Do Beta-Blockers Also Block Ovarian Cancer?

In today's "you never know what is around the corner" department, a surprising story out of M.D. Anderson Cancer Center in Dallas reports that beta-blockers heart drugs that are used to lower blood pressure and slow the heart may have another use. That would be reducing the toll of ovarian cancer, which is one of the hardest types to treat.

While there appears to be a significant effect, this is not a magic bullet. But, given the poor treatment options available for treating the disease, this study may shed light on one of the mechanisms of cancer growth.

There are three main classes of beta-receptors: beta- 1 (primarily in the heart), beta-2, (smooth muscle cells, especially in lungs and uterus) and beta-3 (fat cells). Each main receptor has a number of subtypes. Beta-3 receptor agonists (activators) were the focus of an enormous effort as potential antiobesity drugs in the pharmaceutical industry in the 1990s. While these drugs were effective in causing dramatic weight loss and lowering of blood glucose in genetically obese mice and rats, all of them bombed in the clinic, including what would later become the gold standard CL-316243, which came out of my lab at Wyeth.
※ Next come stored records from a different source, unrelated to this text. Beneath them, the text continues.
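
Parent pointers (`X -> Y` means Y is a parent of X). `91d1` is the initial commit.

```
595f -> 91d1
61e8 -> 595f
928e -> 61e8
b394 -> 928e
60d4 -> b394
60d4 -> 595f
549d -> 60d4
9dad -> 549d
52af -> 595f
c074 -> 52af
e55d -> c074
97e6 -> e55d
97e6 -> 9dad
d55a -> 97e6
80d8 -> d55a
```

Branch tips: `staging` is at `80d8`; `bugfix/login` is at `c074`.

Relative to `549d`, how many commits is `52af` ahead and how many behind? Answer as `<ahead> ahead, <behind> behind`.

1 ahead, 5 behind

Reachable from 52af: {52af, 595f, 91d1}.
Reachable from 549d: {549d, 595f, 60d4, 61e8, 91d1, 928e, b394}.
Only in 52af's history (ahead): {52af} — 1.
Only in 549d's history (behind): {549d, 60d4, 61e8, 928e, b394} — 5.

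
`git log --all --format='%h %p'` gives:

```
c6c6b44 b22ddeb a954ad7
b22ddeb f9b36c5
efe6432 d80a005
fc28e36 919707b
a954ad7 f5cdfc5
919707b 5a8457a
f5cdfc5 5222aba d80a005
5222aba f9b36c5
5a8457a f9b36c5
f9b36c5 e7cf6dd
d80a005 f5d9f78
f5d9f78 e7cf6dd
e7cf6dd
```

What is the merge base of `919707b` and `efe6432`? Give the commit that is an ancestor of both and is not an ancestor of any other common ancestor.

Ancestors of 919707b: {5a8457a, 919707b, e7cf6dd, f9b36c5}.
Ancestors of efe6432: {d80a005, e7cf6dd, efe6432, f5d9f78}.
Common ancestors: {e7cf6dd}.
The only common ancestor is e7cf6dd, so it is the merge base.

e7cf6dd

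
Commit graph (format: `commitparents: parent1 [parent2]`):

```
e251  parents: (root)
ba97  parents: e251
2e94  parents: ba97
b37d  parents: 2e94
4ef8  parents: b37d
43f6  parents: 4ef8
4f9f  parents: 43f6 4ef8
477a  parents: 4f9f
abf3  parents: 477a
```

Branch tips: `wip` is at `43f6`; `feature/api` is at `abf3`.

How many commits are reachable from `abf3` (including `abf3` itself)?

9

Walking parent pointers from abf3: reachable set = {2e94, 43f6, 477a, 4ef8, 4f9f, abf3, b37d, ba97, e251}.
That is 9 commits.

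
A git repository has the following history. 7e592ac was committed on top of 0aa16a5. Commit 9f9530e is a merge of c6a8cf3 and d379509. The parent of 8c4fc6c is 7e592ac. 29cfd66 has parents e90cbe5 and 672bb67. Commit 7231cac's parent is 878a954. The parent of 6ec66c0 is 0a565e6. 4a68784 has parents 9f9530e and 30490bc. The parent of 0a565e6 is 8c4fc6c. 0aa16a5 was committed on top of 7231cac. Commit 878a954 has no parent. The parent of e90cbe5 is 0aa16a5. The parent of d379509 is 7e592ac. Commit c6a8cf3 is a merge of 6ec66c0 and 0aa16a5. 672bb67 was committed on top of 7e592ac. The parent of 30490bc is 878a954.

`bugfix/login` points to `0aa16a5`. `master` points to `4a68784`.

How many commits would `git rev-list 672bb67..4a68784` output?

Reachable from 4a68784: {0a565e6, 0aa16a5, 30490bc, 4a68784, 6ec66c0, 7231cac, 7e592ac, 878a954, 8c4fc6c, 9f9530e, c6a8cf3, d379509}.
Reachable from 672bb67: {0aa16a5, 672bb67, 7231cac, 7e592ac, 878a954}.
In 4a68784's history but not 672bb67's: {0a565e6, 30490bc, 4a68784, 6ec66c0, 8c4fc6c, 9f9530e, c6a8cf3, d379509} — 8 commits.

8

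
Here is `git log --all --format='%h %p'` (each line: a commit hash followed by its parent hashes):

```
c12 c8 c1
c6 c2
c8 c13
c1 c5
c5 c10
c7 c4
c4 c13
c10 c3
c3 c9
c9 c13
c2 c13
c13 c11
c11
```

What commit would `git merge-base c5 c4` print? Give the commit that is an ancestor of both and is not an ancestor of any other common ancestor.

Ancestors of c5: {c10, c11, c13, c3, c5, c9}.
Ancestors of c4: {c11, c13, c4}.
Common ancestors: {c11, c13}.
Among these, c13 is not an ancestor of any other common ancestor — it is the merge base.

c13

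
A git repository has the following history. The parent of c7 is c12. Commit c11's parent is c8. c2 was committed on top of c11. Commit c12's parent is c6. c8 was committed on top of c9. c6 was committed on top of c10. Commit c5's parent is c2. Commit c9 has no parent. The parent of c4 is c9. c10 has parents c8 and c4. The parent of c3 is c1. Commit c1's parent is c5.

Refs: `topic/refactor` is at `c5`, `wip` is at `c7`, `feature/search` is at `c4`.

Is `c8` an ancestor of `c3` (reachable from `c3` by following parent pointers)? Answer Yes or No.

Yes

Ancestors of c3 (commits reachable by following parents): {c1, c11, c2, c3, c5, c8, c9}.
c8 is in that set, so it is an ancestor of c3.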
Not only are there different classes of beta-blockers, but there are different drugs within each class. Some work better than others in prolonging life. My 2012 op-ed in New Scientist discussed this. Some beta-blockers are non-selective (they interact with more than one type of beta-receptor), and some are selective, interacting with only one. The selective class is usually preferred in treatment of heart disease because of fewer side effects.

The most interesting aspect of the Anderson study was that the type of beta-agonist that the women took for cardiovascular disease strongly determined the apparent impact on their cancer.

The Anderson study, which appears in the current issue of the American Cancer Society's journal Cancer, used a retrospective analysis of 1,425 women with ovarian cancer, who were treated between 2000 and 2010. As a group, women who took selective beta-blockers had a median survival time following diagnosis of 48 months vs. 42 for women who took no beta-blockers of any kind.

But, for that group of women who took non-selective beta-blockers, that median survival time jumped to 90 months. This apparent increased survival is not only clinically significant, if confirmed by other studies (since being a retrospective study, no "cause-and-effect" conclusions can be drawn), but also provides some very interesting clues about one of the mechanisms of cancer cell growth. The author thinks that stress hormones may fuel ovarian cancer growth, and beta-blockers tend to suppress those same hormones.

Dr. Anil Sood, M.D., professor in Gynecologic Medical Oncology and Cancer Biology at Anderson, said, "the ability to show improved survival using nonselective agents which inhibit a specific stress pathway is the culmination of years of research into ovarian cancer biology and pathogenesis."

It stands to reason that the next step should be a randomized double-blind prospective trial of women with ovarian cancer, some of whom will receive non-selective beta-blockers, while some of whom will receive selective beta-blockers (as compared to no such therapy) over the course of several years.

The migration away from cytotoxic drugs to treat cancer and toward those that target specific growth pathways continues to go strong after two decades. Findings like this will continue to help redefine what cancer actually is, and bring us closer to the holy grail of cancer therapy more effective and less toxic drugs.